Mathieu Gaultier : Nous sommes ouverts à tous les habitants de la communauté de communes Touraine-Est Vallées. Il faut qu’ils aient la chance de voir nos affiches, nos flyers ou notre communication numérique pour s’inscrire. Mais nous nous sommes rendu compte que le bouche à oreille fonctionne aussi très bien. Le troisième groupe était déjà complet à la fin de la deuxième session car ils avaient entendu parler de nous par un proche. Ce sont des groupes six à dix personnes. C’est assez petit pour garder de l’intimité et permettre à tout le monde de s’exprimer convenablement. Les volontaires contactent la collectivité et s’inscrivent. La première phase se fait avant la première séance. Il s’agit de faire son propre bilan carbone, pour mettre les bases de leur situation actuelle. Ensuite, les cinq premières séances (de deux heures à chaque fois) ont lieu tous les quinze jours, et la dernière un mois après, est un peu spécifique et conclut la formation avec un contenu plus personnalisé. L’ensemble du dispositif s’étend sur deux mois et demi.
Quelle est la méthode ?
Mathieu Gaultier : C’est une approche innovante. Nous organisons des activités courtes et beaucoup de temps de discussion en binômes ou en groupes. Nous cassons les préjugés que nous avions pour nous voiler la face.
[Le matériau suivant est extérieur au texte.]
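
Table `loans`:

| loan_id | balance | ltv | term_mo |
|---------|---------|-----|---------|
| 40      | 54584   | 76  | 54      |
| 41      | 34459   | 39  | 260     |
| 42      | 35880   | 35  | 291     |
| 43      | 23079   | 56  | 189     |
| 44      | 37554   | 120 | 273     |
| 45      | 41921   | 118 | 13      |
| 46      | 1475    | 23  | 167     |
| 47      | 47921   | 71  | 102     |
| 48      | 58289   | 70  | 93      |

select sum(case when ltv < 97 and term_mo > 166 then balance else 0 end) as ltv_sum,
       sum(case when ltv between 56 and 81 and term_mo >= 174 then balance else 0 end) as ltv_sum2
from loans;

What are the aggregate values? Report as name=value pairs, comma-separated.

ltv_sum=94893, ltv_sum2=23079

[ltv_sum: ltv < 97 and term_mo > 166]
loan_id=40: ✗
loan_id=41: ✓ → 34459
loan_id=42: ✓ → 35880
loan_id=43: ✓ → 23079
loan_id=44: ✗
loan_id=45: ✗
loan_id=46: ✓ → 1475
loan_id=47: ✗
loan_id=48: ✗
ltv_sum = 34459 + 35880 + 23079 + 1475 = 94893
—
[ltv_sum2: ltv between 56 and 81 and term_mo >= 174]
loan_id=40: ✗
loan_id=41: ✗
loan_id=42: ✗
loan_id=43: ✓ → 23079
loan_id=44: ✗
loan_id=45: ✗
loan_id=46: ✗
loan_id=47: ✗
loan_id=48: ✗
ltv_sum2 = 23079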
Par exemple, quand nous demandons aux participants de faire un relevé kilométrique sur le mois, le chiffre est toujours plus élevé que ce qu’ils pensaient.
Émilie Tregouet : À la fin de la formation, nous demandons aux participants d’élaborer leur propre plan d’action. Par exemple, une personne qui prend sa voiture pour aller au travail alors qu’elle pourrait prendre le bus, nous nous demandons pourquoi. En discutant, nous nous rendons compte que cette personne est très sollicitée, qu’il y a beaucoup de bruit chez elle et donc dans la journée, le moment dans sa voiture est son seul moment de tranquillité. Nous faisons alors en sorte qu’elle prévoit du temps pour elle dans son emploi du temps, et qu’ainsi, elle ne prenne plus la voiture. Nous offrons des bulles où les personnes peuvent réfléchir et faire le point, ce qui est assez rare dans nos vies très remplies.
Quel est le rôle des facilitateur.trices ?
Émilie Tregouet : Nous apportons l’information d’une manière différente. Les ateliers sont transversaux et abordent tous les aspects du quotidien. Nous sommes là pour les amener à réfléchir sur leurs modes de vies, se poser des questions.
Mathieu Gaultier : Nous distribuons des livrets aux participants où ils trouvent des informations sur les cinq thèmes abordés pendant les ateliers : le changement climatique, l’énergie dans l’habitat, la mobilité, la consommation et les déchets. Puis, nous nous attardons sur les ressentis de la personne, les idées du quotidien…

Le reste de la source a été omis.